Wednesday, November 30, 2016

The Pillar Portrait

A not-great phone photograph of a not terribly well-executed and very badly maintained oil painting.

But as it's the only recorded likeness of the three Bronte sisters -- that's Anne on the left, Emily in the middle, and Charlotte, by herself, on the right -- it's of great historical importance. It was painted by their wastrel brother Branwell, who was originally part of the group, sitting between Emily and Charlotte. He painted a pillar over his likeness, but because he didn't mix his paints properly they faded and you can now see the ghostly outlines of the figure that was once there.

I saw this painting many years ago at the National Portrait Gallery in London, but it was wonderful to encounter it again at a Charlotte Bronte exhibition at the Morgan Library that I went to a couple of days before I left for Iceland. 

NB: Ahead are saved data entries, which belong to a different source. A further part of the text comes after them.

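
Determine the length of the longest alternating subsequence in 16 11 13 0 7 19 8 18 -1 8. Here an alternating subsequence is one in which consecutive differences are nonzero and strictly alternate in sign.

A longest alternating subsequence is 16, 11, 13, 0, 19, 8, 18, -1, 8 (positions 1,2,3,4,6,7,8,9,10); its 8 consecutive differences strictly alternate in sign, and length 9 is optimal.

9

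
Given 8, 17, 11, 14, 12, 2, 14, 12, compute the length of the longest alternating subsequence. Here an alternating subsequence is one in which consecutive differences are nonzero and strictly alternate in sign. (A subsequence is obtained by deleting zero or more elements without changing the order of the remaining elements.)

Track the best alternating length ending on an up-step vs a down-step at each position: up/down = 1/1, 2/1, 2/3, 4/3, 4/5, 1/5, 6/3, 6/7.
The maximum over both is 7; one such subsequence is 8, 17, 11, 14, 12, 14, 12.

7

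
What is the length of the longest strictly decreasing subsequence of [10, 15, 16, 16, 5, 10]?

2

Let dp[i] be the longest decreasing subsequence ending at position i. Then dp = [1, 1, 1, 1, 2, 2].
The maximum is 2; one witness is 10, 5 at positions 1,5.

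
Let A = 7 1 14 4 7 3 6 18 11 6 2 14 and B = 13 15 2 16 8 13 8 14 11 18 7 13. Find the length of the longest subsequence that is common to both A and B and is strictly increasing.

2

A longest common strictly increasing subsequence is 2, 14 (length 2); it appears in order in both A and B, and no longer such subsequence exists.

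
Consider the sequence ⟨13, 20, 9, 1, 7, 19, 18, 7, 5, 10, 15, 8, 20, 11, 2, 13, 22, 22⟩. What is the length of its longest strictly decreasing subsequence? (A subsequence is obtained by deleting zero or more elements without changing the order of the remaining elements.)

6

One longest decreasing subsequence is 20, 19, 18, 7, 5, 2 (positions 2,6,7,8,9,15), of length 6; no longer one exists.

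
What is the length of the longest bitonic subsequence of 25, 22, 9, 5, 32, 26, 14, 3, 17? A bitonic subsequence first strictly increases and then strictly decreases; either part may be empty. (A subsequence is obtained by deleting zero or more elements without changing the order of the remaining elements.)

5

Let inc[i] be the LIS ending at i and dec[i] the longest strictly decreasing subsequence starting at i. inc = [1, 1, 1, 1, 2, 2, 2, 1, 3], dec = [5, 4, 3, 2, 4, 3, 2, 1, 1].
max_i inc[i]+dec[i]−1 = 5, with one witness 25, 22, 9, 5, 3.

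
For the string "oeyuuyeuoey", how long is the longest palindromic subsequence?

One longest palindromic subsequence is oeyuuyeo (positions 1,2,3,4,5,6,7,9); it reads the same forward and backward, and the interval DP gives dp[1][11] = 8.

8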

It was the frontispiece in my first copy of Jane Eyre, an abridged version our neighbor Fran Owens bought me at the Green Apple bookstore in San Francisco when I was ten or eleven. (I had originally picked out a copy of The Odyssey -- yeah, I was a weird kid -- but Fran refused to buy it, telling me I'd get quite enough of that in high school.) I read that book at least half a dozen times before graduating to an unabridged paperback, and I loved the long introduction with the stories of the famous siblings -- the chilly parsonage, the tragic early deaths, Angria and Gondal -- as much as I loved the actual novel.